Second, ranking objectives better match the needs of directed evolution. In many protein engineering workflows, the most important goal is not to perfectly predict fitness, but to prioritize the most promising variants for the next round of experiments.

Third, listwise ranking with ESM2 can learn meaningful fitness orderings. By scoring sequences and optimizing their predicted order with ListMLE, the model can capture useful relative fitness information.

Fourth, parameter-efficient fine-tuning is especially valuable in this setting. LoRA improved performance while training less than 1% of the model parameters. This suggests that preserving pretrained protein knowledge while making small task-specific updates can be more effective than full fine-tuning.

Finally, more sampled ranking lists can help, but only up to a point. To continue improving performance, the model will likely need more experimental data, data from related protein fitness datasets, or stronger benchmarking against other specialized protein fitness prediction methods.

Future directions

The next step is to train and validate these models with more data. This includes both newly generated experimental data and relevant datasets available online. More diverse fitness measurements would make it possible to test whether the ranking approach generalizes beyond the current enzyme system.

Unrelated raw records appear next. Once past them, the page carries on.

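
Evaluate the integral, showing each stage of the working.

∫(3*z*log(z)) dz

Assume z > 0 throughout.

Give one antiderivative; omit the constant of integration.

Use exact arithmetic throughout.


Step 1. Integrate ∫(3*z*log(z)) dz by parts with u = log(z), dv = (3*z) dz, so v = 3*z**2/2 [assuming z > 0]: now 3*z**2*log(z)/2 + ∫(-3*z/2) dz.
Step 2. Evaluate the standard form: now 3*z**2*log(z)/2 - 3*z**2/4.
Answer: 3*z**2*log(z)/2 - 3*z**2/4.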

Another important direction is benchmarking against models developed by other groups, such as Primo and FSFP. Comparing ESM2-based ranking models against specialized fitness prediction methods will clarify where this approach performs well and where further improvements are needed.

Overall, this project shows that the choice of training objective matters. When experimental data is limited, ranking enzyme variants can be more effective than predicting exact fitness values. Combined with LoRA, ESM2 provides a promising framework for guiding directed evolution by prioritizing high-fitness variants from small datasets.